Broodwonder krijgt voorrang in Johannes 6

 

In Johannes 6:16 gaat het over dezelfde gebeurtenis als die Matteüs en Marcus beschrijven.

Maar het vierde evangelie geeft geen beschrijving van de ‘storm op het meer’ of van “Jezus gaande over het meer” als een zelfstandig gegeven zoals Matteüs en Marcus doen.

Johannes beschrijft hoe men bezig is met de oversteek van de ene baai naar de andere.

Die beide baaien liggen op de noordelijke oever.

Ik vermoed de baai van Betsaïda naar de baai van Kafarnaüm. Als je daar bent. Kan het lijken dat je naar de tegenovergestelde overkant  vaart.

Als je de gedeelten 6 :16- 21 en  6: 22-25 vergelijkt, blijkt dat het over dezelfde overtocht gaat, maar dat  het gedeelte vanaf vers 22 zich een dag later afspeelt.

Wat beide tekstgedeelten met elkaar verbindt is de plaats Kafarnaüm. Johannes legt geen nadruk op de verbijstering van de discipelen, het stillen van de storm de wankele stappen op het water van Petrus. Waarom heeft Johannes dit weggelaten?

Wel, dat is heel begrijpelijk. Johannes wil immers duidelijk maken hoe het onderricht van Jezus in de synagoge van Kafarnaüm waarin Hij met grote nadruk verkondigt dat Hij het Brood is dat uit de hemel is neergedaald, samenhangt met het broodwonder dat een dag eerder aan de overkant van het meer heeft plaatsgevonden.

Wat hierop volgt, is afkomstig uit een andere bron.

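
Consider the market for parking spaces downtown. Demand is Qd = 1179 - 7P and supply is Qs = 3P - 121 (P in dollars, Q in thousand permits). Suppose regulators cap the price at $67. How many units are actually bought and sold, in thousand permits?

80

Setting quantity demanded equal to quantity supplied, 1179 - 7P = 3P - 121, gives P* = 130 and Q* = 269.
The ceiling of 67 is below the equilibrium price 130, so it binds.
At P = 67: Qd = 1179 - 7·67 = 710 and Qs = 3·67 - 121 = 80.
The quantity actually transacted is the short side, supply: 80.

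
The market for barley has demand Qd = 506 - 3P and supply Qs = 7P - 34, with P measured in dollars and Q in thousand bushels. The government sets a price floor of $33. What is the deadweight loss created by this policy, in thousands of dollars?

In a free market, 506 - 3P = 7P - 34 gives the equilibrium P* = 54, Q* = 344.
The floor of 33 is below the equilibrium price 54, so it is not binding; the market clears at P* = 54, Q* = 344.
Since the control does not bind, no trades are prevented and deadweight loss is zero.

0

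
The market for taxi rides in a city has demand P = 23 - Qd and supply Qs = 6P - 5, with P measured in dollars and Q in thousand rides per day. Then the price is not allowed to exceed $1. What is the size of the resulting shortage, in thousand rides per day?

21

Rearranging demand gives Qd = 23 - P. Setting quantity demanded equal to quantity supplied, 23 - P = 6P - 5, gives P* = 4 and Q* = 19.
The ceiling of 1 is below the equilibrium price 4, so it binds.
At P = 1: Qd = 23 - 1 = 22 and Qs = 6·1 - 5 = 1.
Shortage = Qd - Qs = 22 - 1 = 21.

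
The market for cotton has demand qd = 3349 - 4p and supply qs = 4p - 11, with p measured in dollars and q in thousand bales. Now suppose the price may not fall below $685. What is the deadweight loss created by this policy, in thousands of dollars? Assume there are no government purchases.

In a free market, 3349 - 4p = 4p - 11 gives the equilibrium p* = 420, q* = 1669.
The floor of 685 is above the equilibrium price 420, so it binds.
At p = 685: qd = 3349 - 4·685 = 609 and qs = 4·685 - 11 = 2729.
Quantity traded falls to 609. At q = 609 the demand price is (3349 - 609)/4 = 685 and the supply price is (11 + 609)/4 = 155.
Deadweight loss = ½ · (685 - 155) · (1669 - 609) = ½ · 530 · 1060 = 280900.

280900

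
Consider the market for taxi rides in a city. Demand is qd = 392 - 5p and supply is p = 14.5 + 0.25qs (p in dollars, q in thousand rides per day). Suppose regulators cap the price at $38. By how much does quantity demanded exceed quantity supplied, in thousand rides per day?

108

Rearranging supply gives qs = 4p - 58. In a free market, 392 - 5p = 4p - 58 gives the equilibrium p* = 50, q* = 142.
The ceiling of 38 is below the equilibrium price 50, so it binds.
At p = 38: qd = 392 - 5·38 = 202 and qs = 4·38 - 58 = 94.
Shortage = qd - qs = 202 - 94 = 108.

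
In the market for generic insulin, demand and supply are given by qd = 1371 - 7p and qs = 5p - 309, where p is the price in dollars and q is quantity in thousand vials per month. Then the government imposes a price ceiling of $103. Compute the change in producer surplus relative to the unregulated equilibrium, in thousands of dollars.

-11044.5

Without the control the market clears where 1371 - 7p = 5p - 309, i.e. p* = 140 and q* = 391.
Since 103 < 140, the ceiling is binding.
At p = 103: qd = 1371 - 7·103 = 650 and qs = 5·103 - 309 = 206.
Producer surplus without the control is ½ · (140 - 61.8) · 391 = 15288.1.
With the ceiling, producers sell 206 units at 103, so PS = ½ · (103 - 61.8) · 206 = 4243.6.
Change in producer surplus = 4243.6 - 15288.1 = -11044.5.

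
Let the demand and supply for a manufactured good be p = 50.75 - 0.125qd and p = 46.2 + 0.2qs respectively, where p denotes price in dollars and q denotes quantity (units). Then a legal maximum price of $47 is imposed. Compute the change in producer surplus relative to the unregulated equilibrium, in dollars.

Rearranging demand gives qd = 406 - 8p; rearranging supply gives qs = 5p - 231. Setting quantity demanded equal to quantity supplied, 406 - 8p = 5p - 231, gives p* = 49 and q* = 14.
The ceiling of 47 is below the equilibrium price 49, so it binds.
At p = 47: qd = 406 - 8·47 = 30 and qs = 5·47 - 231 = 4.
Producer surplus without the control is ½ · (49 - 46.2) · 14 = 19.6.
With the ceiling, producers sell 4 units at 47, so PS = ½ · (47 - 46.2) · 4 = 1.6.
Change in producer surplus = 1.6 - 19.6 = -18.

-18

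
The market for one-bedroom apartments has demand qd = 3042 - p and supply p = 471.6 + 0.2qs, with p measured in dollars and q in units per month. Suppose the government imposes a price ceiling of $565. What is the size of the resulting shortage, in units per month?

Rearranging supply gives qs = 5p - 2358. Without the control the market clears where 3042 - p = 5p - 2358, i.e. p* = 900 and q* = 2142.
Since 565 < 900, the ceiling is binding.
At p = 565: qd = 3042 - 565 = 2477 and qs = 5·565 - 2358 = 467.
Shortage = qd - qs = 2477 - 467 = 2010.

2010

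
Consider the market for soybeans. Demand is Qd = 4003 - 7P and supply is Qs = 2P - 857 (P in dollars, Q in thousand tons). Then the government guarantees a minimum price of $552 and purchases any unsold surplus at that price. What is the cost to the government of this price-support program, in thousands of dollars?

59616

In a free market, 4003 - 7P = 2P - 857 gives the equilibrium P* = 540, Q* = 223.
Because the floor (552) lies above the market-clearing price, it is binding.
At P = 552: Qd = 4003 - 7·552 = 139 and Qs = 2·552 - 857 = 247.
Surplus = Qs - Qd = 108.
Government expenditure = surplus × support price = 108 × 552 = 59616.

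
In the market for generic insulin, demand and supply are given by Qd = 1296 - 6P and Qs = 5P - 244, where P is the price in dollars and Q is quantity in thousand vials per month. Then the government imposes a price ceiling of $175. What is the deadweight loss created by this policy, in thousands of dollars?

0

Setting quantity demanded equal to quantity supplied, 1296 - 6P = 5P - 244, gives P* = 140 and Q* = 456.
The ceiling of 175 is above the equilibrium price 140, so it is not binding; the market clears at P* = 140, Q* = 456.
Since the control does not bind, no trades are prevented and deadweight loss is zero.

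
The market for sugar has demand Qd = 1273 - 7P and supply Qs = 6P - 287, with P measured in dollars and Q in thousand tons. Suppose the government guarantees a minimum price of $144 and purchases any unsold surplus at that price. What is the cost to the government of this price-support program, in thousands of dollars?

44928

Setting quantity demanded equal to quantity supplied, 1273 - 7P = 6P - 287, gives P* = 120 and Q* = 433.
Because the floor (144) lies above the market-clearing price, it is binding.
At P = 144: Qd = 1273 - 7·144 = 265 and Qs = 6·144 - 287 = 577.
Surplus = Qs - Qd = 312.
Government expenditure = surplus × support price = 312 × 144 = 44928.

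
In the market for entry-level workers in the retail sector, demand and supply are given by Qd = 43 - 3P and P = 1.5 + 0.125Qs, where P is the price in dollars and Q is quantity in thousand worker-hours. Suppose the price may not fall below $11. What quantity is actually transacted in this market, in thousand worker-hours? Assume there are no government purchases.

Rearranging supply gives Qs = 8P - 12. Setting quantity demanded equal to quantity supplied, 43 - 3P = 8P - 12, gives P* = 5 and Q* = 28.
The floor of 11 is above the equilibrium price 5, so it binds.
At P = 11: Qd = 43 - 3·11 = 10 and Qs = 8·11 - 12 = 76.
The quantity actually transacted is the short side, demand: 10.

10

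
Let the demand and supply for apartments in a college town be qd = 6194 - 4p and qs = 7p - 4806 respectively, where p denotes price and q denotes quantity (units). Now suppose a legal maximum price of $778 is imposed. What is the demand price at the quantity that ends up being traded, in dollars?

1388.5

In a free market, 6194 - 4p = 7p - 4806 gives the equilibrium p* = 1000, q* = 2194.
Since 778 < 1000, the ceiling is binding.
At p = 778: qd = 6194 - 4·778 = 3082 and qs = 7·778 - 4806 = 640.
Only 640 units reach the market. On the demand curve, the marginal buyer's willingness to pay at q = 640 is (6194 - 640)/4 = 1388.5.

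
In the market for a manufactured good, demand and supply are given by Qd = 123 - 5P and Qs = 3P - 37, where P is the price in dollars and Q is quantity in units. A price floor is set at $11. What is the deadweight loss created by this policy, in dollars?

0

Without the control the market clears where 123 - 5P = 3P - 37, i.e. P* = 20 and Q* = 23.
The floor of 11 is below the equilibrium price 20, so it is not binding; the market clears at P* = 20, Q* = 23.
Since the control does not bind, no trades are prevented and deadweight loss is zero.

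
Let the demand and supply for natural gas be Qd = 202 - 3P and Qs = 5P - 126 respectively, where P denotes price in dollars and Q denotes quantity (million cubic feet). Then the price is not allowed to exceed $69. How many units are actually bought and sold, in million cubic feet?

Setting quantity demanded equal to quantity supplied, 202 - 3P = 5P - 126, gives P* = 41 and Q* = 79.
Since 69 is above P* = 41, the ceiling does not bind and the free-market outcome prevails.

79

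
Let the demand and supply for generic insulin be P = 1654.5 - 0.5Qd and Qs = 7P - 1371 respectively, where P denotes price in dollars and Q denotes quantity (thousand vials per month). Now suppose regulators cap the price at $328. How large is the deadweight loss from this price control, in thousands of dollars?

580608

Rearranging demand gives Qd = 3309 - 2P. Equilibrium: 3309 - 2P = 7P - 1371, so 4680 = 9P and P* = 520, Q* = 2269.
Because the ceiling (328) lies below the market-clearing price, it is binding.
At P = 328: Qd = 3309 - 2·328 = 2653 and Qs = 7·328 - 1371 = 925.
Quantity traded falls to 925. At Q = 925 the demand price is (3309 - 925)/2 = 1192 and the supply price is (1371 + 925)/7 = 328.
Deadweight loss = ½ · (1192 - 328) · (2269 - 925) = ½ · 864 · 1344 = 580608.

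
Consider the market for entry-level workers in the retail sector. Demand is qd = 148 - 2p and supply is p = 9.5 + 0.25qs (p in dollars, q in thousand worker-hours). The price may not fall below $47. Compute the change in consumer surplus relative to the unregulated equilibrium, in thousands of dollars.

Rearranging supply gives qs = 4p - 38. In a free market, 148 - 2p = 4p - 38 gives the equilibrium p* = 31, q* = 86.
Since 47 > 31, the floor is binding.
At p = 47: qd = 148 - 2·47 = 54 and qs = 4·47 - 38 = 150.
Consumer surplus without the control is ½ · (74 - 31) · 86 = 1849.
With the floor, consumers buy 54 units at 47, so CS = ½ · (74 - 47) · 54 = 729.
Change in consumer surplus = 729 - 1849 = -1120.

-1120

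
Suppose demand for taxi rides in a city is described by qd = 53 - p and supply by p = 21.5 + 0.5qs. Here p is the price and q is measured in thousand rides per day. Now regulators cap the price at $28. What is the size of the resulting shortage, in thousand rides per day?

Rearranging supply gives qs = 2p - 43. Equilibrium: 53 - p = 2p - 43, so 96 = 3p and p* = 32, q* = 21.
Since 28 < 32, the ceiling is binding.
At p = 28: qd = 53 - 28 = 25 and qs = 2·28 - 43 = 13.
Shortage = qd - qs = 25 - 13 = 12.

12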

Het onderwerp van zijn getuigenis in de synagoge is nauw verbonden met het broodwonder dat daags tevoren had plaats gevonden..

Johannes laat daarom de details van de andere evangelisten weg.

Je zou daarom de indruk kunnen krijgen dat het om een ander, minder bekend wonder gaat in Joh. 6. Dat is zeker niet het geval.

Doordat Johannes het broodwonder naar voren haalt, raakt het wonder van het stillen van de storm op de achtergrond.